As I’ve said before, there are undoubtedly times when the word “no” has an appropriate place in a conversation. However, the overuse and misuse of the word “no” has unintended consequences. There’s good news, though: there are alternatives to the word “no”. And we believe that the value of building and maintaining a relationship with your workers is worth a few extra words in your vocabulary!

How does this resonate with you?

I’m great, you’re not. Wow. It’s a powerful statement, isn’t it? Imagine how an employee feels when communications are worded in this way. The word “no” in employee management can be alienating and when used in this way, have a negative affect on teamwork, loyalty, one’s ability to focus, and process management. Here are some examples of how it is translated by an employee’s ears:

  • “Just do as I say, not as I do.”
  • “You don’t enough experience to ask questions.”
  • “You must be trying to do my job.”
  • “We don’t value leaders; we want followers.”

Then, consider setting a precedent for change.

Setting a precedent for change in employee communications starts with the simple exercise of listening. For example, what if an employee has a suggestion for a new way of working? You already have a process and understand why it would need to change. It’s ok to be honest with your employee, and tell him or her that the way of working is not going to change at this time. However, you can still find a way to give the worker a voice and be considerate.

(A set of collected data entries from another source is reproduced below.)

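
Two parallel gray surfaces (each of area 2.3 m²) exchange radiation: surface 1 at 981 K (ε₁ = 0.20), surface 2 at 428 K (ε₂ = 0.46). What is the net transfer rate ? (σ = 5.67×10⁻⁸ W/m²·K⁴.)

For two large parallel gray plates, q = σ(T₁⁴ − T₂⁴) / (1/ε₁ + 1/ε₂ − 1).
1/ε₁ + 1/ε₂ − 1 = 1/0.20 + 1/0.46 − 1 = 6.174.
T₁⁴ − T₂⁴ = 9.26×10^11 − 3.36×10^10 = 8.93×10^11 K⁴.
q = 5.67×10⁻⁸ × 8.93×10^11 / 6.174 = 8200 W/m².
Q = q·A = 8200 × 2.3 = 18900 W.

Q ≈ 18900 W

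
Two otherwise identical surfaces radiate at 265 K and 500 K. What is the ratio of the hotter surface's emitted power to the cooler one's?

ratio ≈ 12.7

P ∝ T⁴, so the ratio is (500/265)⁴ = (1.887)⁴ = 12.7.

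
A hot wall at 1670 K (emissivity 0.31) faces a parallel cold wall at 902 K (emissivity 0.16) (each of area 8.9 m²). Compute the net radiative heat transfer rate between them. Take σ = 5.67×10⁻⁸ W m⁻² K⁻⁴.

For two large parallel gray plates, q = σ(T₁⁴ − T₂⁴) / (1/ε₁ + 1/ε₂ − 1).
1/ε₁ + 1/ε₂ − 1 = 1/0.31 + 1/0.16 − 1 = 8.476.
T₁⁴ − T₂⁴ = 7.78×10^12 − 6.62×10^11 = 7.12×10^12 K⁴.
q = 5.67×10⁻⁸ × 7.12×10^12 / 8.476 = 47600 W/m².
Q = q·A = 47600 × 8.9 = 4.24×10^5 W.

Q ≈ 4.24×10^5 W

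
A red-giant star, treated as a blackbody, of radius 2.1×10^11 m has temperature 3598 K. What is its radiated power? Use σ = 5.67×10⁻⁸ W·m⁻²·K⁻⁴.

A = 4πr² = 4π × (2.1×10^11)² = 5.54×10^23 m².
P = σAT⁴ = 5.67×10⁻⁸ × 5.54×10^23 × (3598)⁴ = 5.67×10⁻⁸ × 5.54×10^23 × 1.68×10^14.
P = 5.27×10^30 W.

P ≈ 5.27×10^30 W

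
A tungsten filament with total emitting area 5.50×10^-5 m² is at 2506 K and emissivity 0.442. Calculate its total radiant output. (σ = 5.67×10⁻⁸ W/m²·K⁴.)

Stefan–Boltzmann: P = εσAT⁴ = 0.442 × 5.67×10⁻⁸ × 5.50×10^-5 × (2506)⁴ = 0.442 × 5.67×10⁻⁸ × 5.50×10^-5 × 3.94×10^13.
P = 54.4 W.

P ≈ 54.4 W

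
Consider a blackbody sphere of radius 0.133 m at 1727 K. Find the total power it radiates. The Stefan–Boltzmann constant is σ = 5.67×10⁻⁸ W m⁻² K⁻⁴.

A = 4πr² = 4π × (0.133)² = 0.222 m².
P = σAT⁴ = 5.67×10⁻⁸ × 0.222 × (1727)⁴ = 5.67×10⁻⁸ × 0.222 × 8.90×10^12.
P = 1.12×10^5 W.

P ≈ 1.12×10^5 W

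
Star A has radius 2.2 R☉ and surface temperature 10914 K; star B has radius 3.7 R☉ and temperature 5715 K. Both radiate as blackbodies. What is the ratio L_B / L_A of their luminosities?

L_B/L_A ≈ 0.213

L = 4πR²σT⁴ ∝ R²T⁴, so L_B/L_A = (3.7/2.2)² × (5715/10914)⁴ = 2.83 × 0.0752 = 0.213.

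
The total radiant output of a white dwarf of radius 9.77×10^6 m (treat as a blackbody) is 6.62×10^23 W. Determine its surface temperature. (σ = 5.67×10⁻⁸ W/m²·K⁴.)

A = 4πr² = 4π × (9.77×10^6)² = 1.20×10^15 m².
From P = σAT⁴, T = (P / σA)^(1/4) = (6.62×10^23 / (5.67×10⁻⁸ × 1.20×10^15))^(1/4).
T = (9.73×10^15)^(1/4) = 9930 K.

T ≈ 9930 K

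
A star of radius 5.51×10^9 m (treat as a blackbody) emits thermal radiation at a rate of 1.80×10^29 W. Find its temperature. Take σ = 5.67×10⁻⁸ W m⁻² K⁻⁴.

T ≈ 9550 K

A = 4πr² = 4π × (5.51×10^9)² = 3.82×10^20 m².
From P = σAT⁴, T = (P / σA)^(1/4) = (1.80×10^29 / (5.67×10⁻⁸ × 3.82×10^20))^(1/4).
T = (8.32×10^15)^(1/4) = 9550 K.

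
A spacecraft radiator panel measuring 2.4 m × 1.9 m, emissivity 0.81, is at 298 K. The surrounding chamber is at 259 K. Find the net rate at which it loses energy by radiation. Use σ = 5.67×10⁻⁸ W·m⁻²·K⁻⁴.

Q ≈ 709 W

A = 2.4 × 1.9 = 4.56 m².
Q = εσA(T⁴ − T_s⁴). T⁴ − T_s⁴ = (298)⁴ − (259)⁴ = 7.89×10^9 − 4.50×10^9 = 3.39×10^9 K⁴.
Q = 0.81 × 5.67×10⁻⁸ × 4.56 × 3.39×10^9 = 709 W.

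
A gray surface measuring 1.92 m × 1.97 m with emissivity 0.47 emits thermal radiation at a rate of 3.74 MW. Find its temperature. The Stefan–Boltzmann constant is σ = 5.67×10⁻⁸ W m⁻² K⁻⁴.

A = 1.92 × 1.97 = 3.78 m².
From P = εσAT⁴, T = (P / εσA)^(1/4) = (3.74×10^6 / (0.47 × 5.67×10⁻⁸ × 3.78))^(1/4).
T = (3.71×10^13)^(1/4) = 2470 K.

T ≈ 2470 K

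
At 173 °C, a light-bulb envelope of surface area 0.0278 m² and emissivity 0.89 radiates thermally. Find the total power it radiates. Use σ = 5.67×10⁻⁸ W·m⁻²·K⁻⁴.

P ≈ 55.5 W

173 °C = 446 K.
P = εσAT⁴ = 0.89 × 5.67×10⁻⁸ × 0.0278 × (446)⁴ = 0.89 × 5.67×10⁻⁸ × 0.0278 × 3.96×10^10.
P = 55.5 W.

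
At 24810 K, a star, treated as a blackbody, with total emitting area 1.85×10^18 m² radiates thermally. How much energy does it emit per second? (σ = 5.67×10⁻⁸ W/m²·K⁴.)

P = σAT⁴ = 5.67×10⁻⁸ × 1.85×10^18 × (24810)⁴ = 5.67×10⁻⁸ × 1.85×10^18 × 3.79×10^17.
P = 3.97×10^28 W.

P ≈ 3.97×10^28 W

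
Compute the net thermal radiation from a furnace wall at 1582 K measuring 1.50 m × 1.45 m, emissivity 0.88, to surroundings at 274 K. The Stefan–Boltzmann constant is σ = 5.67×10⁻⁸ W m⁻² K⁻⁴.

A = 1.50 × 1.45 = 2.17 m².
Q = εσA(T⁴ − T_s⁴). T⁴ − T_s⁴ = (1582)⁴ − (274)⁴ = 6.26×10^12 − 5.64×10^9 = 6.26×10^12 K⁴.
Q = 0.88 × 5.67×10⁻⁸ × 2.17 × 6.26×10^12 = 6.79×10^5 W.

Q ≈ 6.79×10^5 W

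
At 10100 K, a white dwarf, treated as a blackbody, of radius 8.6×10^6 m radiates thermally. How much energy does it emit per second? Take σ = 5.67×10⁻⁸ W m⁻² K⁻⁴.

P ≈ 5.48×10^23 W

A = 4πr² = 4π × (8.6×10^6)² = 9.29×10^14 m².
P = σAT⁴ = 5.67×10⁻⁸ × 9.29×10^14 × (10100)⁴ = 5.67×10⁻⁸ × 9.29×10^14 × 1.04×10^16.
P = 5.48×10^23 W.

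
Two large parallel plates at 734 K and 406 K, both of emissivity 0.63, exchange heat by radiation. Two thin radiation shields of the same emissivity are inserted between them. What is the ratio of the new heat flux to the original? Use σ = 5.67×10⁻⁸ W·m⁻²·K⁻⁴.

With N identical shields there are N+1 = 3 gaps in series, each with the same radiative resistance, so the flux falls to 1/(N+1) of its unshielded value.

ratio ≈ 0.333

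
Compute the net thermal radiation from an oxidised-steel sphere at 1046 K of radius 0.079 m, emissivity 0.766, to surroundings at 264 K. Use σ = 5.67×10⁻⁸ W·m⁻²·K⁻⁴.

Q ≈ 4060 W

A = 4πr² = 4π × (0.079)² = 0.0784 m².
Q = εσA(T⁴ − T_s⁴). T⁴ − T_s⁴ = (1046)⁴ − (264)⁴ = 1.20×10^12 − 4.86×10^9 = 1.19×10^12 K⁴.
Q = 0.766 × 5.67×10⁻⁸ × 0.0784 × 1.19×10^12 = 4060 W.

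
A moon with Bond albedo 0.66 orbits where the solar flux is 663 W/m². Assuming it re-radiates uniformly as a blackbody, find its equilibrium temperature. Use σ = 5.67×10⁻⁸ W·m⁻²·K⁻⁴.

T ≈ 178 K

Power absorbed = (1−a)S·πR²; power emitted = 4πR²σT⁴. Equating and cancelling πR²:
T = ((1−a)S / 4σ)^(1/4) = (225 / (4 × 5.67×10⁻⁸))^(1/4) = (9.94×10^8)^(1/4).
T = 178 K.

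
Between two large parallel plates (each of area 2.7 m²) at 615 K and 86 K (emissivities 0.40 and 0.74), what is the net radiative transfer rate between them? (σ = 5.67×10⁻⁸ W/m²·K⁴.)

For two large parallel gray plates, q = σ(T₁⁴ − T₂⁴) / (1/ε₁ + 1/ε₂ − 1).
1/ε₁ + 1/ε₂ − 1 = 1/0.40 + 1/0.74 − 1 = 2.851.
T₁⁴ − T₂⁴ = 1.43×10^11 − 5.47×10^7 = 1.43×10^11 K⁴.
q = 5.67×10⁻⁸ × 1.43×10^11 / 2.851 = 2840 W/m².
Q = q·A = 2840 × 2.7 = 7680 W.

Q ≈ 7680 W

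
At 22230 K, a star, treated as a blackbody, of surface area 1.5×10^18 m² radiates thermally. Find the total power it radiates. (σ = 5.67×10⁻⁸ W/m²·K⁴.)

P = σAT⁴ = 5.67×10⁻⁸ × 1.50×10^18 × (22230)⁴ = 5.67×10⁻⁸ × 1.50×10^18 × 2.44×10^17.
P = 2.08×10^28 W.

P ≈ 2.08×10^28 W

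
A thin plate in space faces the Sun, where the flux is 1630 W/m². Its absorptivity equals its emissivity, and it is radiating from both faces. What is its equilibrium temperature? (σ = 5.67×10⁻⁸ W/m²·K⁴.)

Absorbed flux αS = emitted flux 2εσT⁴ per unit area; with α = ε this gives T = (S/2σ)^(1/4).
T = (1630 / (2 × 5.67×10⁻⁸))^(1/4) = (1.44×10^10)^(1/4).
T = 346 K.

T ≈ 346 K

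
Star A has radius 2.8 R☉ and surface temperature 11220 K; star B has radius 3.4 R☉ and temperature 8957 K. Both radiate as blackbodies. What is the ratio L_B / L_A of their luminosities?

L = 4πR²σT⁴ ∝ R²T⁴, so L_B/L_A = (3.4/2.8)² × (8957/11220)⁴ = 1.47 × 0.406 = 0.599.

L_B/L_A ≈ 0.599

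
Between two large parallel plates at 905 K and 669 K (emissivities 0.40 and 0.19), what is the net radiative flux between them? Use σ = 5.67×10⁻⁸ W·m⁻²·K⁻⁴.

For two large parallel gray plates, q = σ(T₁⁴ − T₂⁴) / (1/ε₁ + 1/ε₂ − 1).
1/ε₁ + 1/ε₂ − 1 = 1/0.40 + 1/0.19 − 1 = 6.763.
T₁⁴ − T₂⁴ = 6.71×10^11 − 2.00×10^11 = 4.70×10^11 K⁴.
q = 5.67×10⁻⁸ × 4.70×10^11 / 6.763 = 3940 W/m².

q ≈ 3940 W/m²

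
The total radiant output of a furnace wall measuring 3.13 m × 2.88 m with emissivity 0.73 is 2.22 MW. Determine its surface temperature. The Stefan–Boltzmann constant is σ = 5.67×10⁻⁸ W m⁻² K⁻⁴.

T ≈ 1560 K

A = 3.13 × 2.88 = 9.01 m².
From P = εσAT⁴, T = (P / εσA)^(1/4) = (2.22×10^6 / (0.73 × 5.67×10⁻⁸ × 9.01))^(1/4).
T = (5.95×10^12)^(1/4) = 1560 K.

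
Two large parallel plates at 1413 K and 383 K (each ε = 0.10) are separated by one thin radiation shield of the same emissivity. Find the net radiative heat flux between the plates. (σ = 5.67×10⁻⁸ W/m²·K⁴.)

q ≈ 5920 W/m²

Each of the 2 gaps contributes resistance (2/ε − 1) = 2/0.10 − 1 = 19.00; total = 38.00.
q = σ(T₁⁴ − T₂⁴) / 38.00 = 5.67×10⁻⁸ × 3.96×10^12 / 38.00 = 5920 W/m².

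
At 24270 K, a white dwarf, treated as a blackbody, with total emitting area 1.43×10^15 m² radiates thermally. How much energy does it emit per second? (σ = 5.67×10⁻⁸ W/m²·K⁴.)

P = σAT⁴ = 5.67×10⁻⁸ × 1.43×10^15 × (24270)⁴ = 5.67×10⁻⁸ × 1.43×10^15 × 3.47×10^17.
P = 2.81×10^25 W.

P ≈ 2.81×10^25 W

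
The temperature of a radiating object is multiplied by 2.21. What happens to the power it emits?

P ∝ T⁴, so the power scales as (2.21)⁴ = 23.9.

factor ≈ 23.9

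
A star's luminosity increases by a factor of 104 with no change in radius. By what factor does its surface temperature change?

P ∝ T⁴ ⇒ T ∝ P^(1/4), so T scales by (104)^(1/4) = 3.19.

factor ≈ 3.19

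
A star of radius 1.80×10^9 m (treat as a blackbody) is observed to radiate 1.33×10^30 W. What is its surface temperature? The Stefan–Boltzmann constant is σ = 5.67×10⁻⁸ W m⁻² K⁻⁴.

A = 4πr² = 4π × (1.80×10^9)² = 4.07×10^19 m².
From P = σAT⁴, T = (P / σA)^(1/4) = (1.33×10^30 / (5.67×10⁻⁸ × 4.07×10^19))^(1/4).
T = (5.76×10^17)^(1/4) = 27600 K.

T ≈ 27600 K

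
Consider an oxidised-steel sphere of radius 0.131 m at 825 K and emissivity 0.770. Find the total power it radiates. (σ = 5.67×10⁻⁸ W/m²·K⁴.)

A = 4πr² = 4π × (0.131)² = 0.216 m².
Stefan–Boltzmann: P = εσAT⁴ = 0.770 × 5.67×10⁻⁸ × 0.216 × (825)⁴ = 0.770 × 5.67×10⁻⁸ × 0.216 × 4.63×10^11.
P = 4360 W.

P ≈ 4360 W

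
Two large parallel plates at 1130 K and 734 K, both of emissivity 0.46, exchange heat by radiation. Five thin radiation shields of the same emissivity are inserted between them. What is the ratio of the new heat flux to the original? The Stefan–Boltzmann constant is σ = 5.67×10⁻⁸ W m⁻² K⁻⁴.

ratio ≈ 0.167

With N identical shields there are N+1 = 6 gaps in series, each with the same radiative resistance, so the flux falls to 1/(N+1) of its unshielded value.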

Using the example of receiving employee feedback, are some ideas to receive and respond to workers, without using the word “no”:

  • Option 1. “Let’s discuss your experiences and what prompted the request for change.”
    This is a solution-oriented way of letting the employee know that you want to understand their needs in order to best help them. When you understand their plight, you can show genuine appreciation for the employee taking the time to consider improving their place of business. In return, they will be more open to sharing feedback directly with you.
  • Option 2. “Let’s find a way to get you more involved in process implementation”
    This is a solution-oriented way of letting the employee know that they could play a role in being an internal champion for change. In my observations, leadership most often confuses communications with defending their leadership decisions. Try something different and make your contributors feel valued and ask for more feedback instead of less. Training your workers to be solution-oriented in their thinking, as opposed to complainers, will pay off in dividends.

What’s next?

Just as we’ve explored with customer relations, the word “no” doesn’t restrain our employees and keep them in line. The word “no” challenges our workers to find alternate solutions, like escalating to get what they want, or worse- leaving the organization altogether. If you want to restrain an employee with your words and build a bridge, definitely say “no” to their ideas and feedback without listening or considering alternative solutions. But, if you want to foster loyalty among your workforce, consider implementing solution-oriented words and phrases into your employee communications and then compare the results in how your worker relationships develop over time.

Thank you for taking the time to explore the Power of No in this 3-part series. I look forward to hearing your stories about your own efforts to change the way you communicate in the workplace.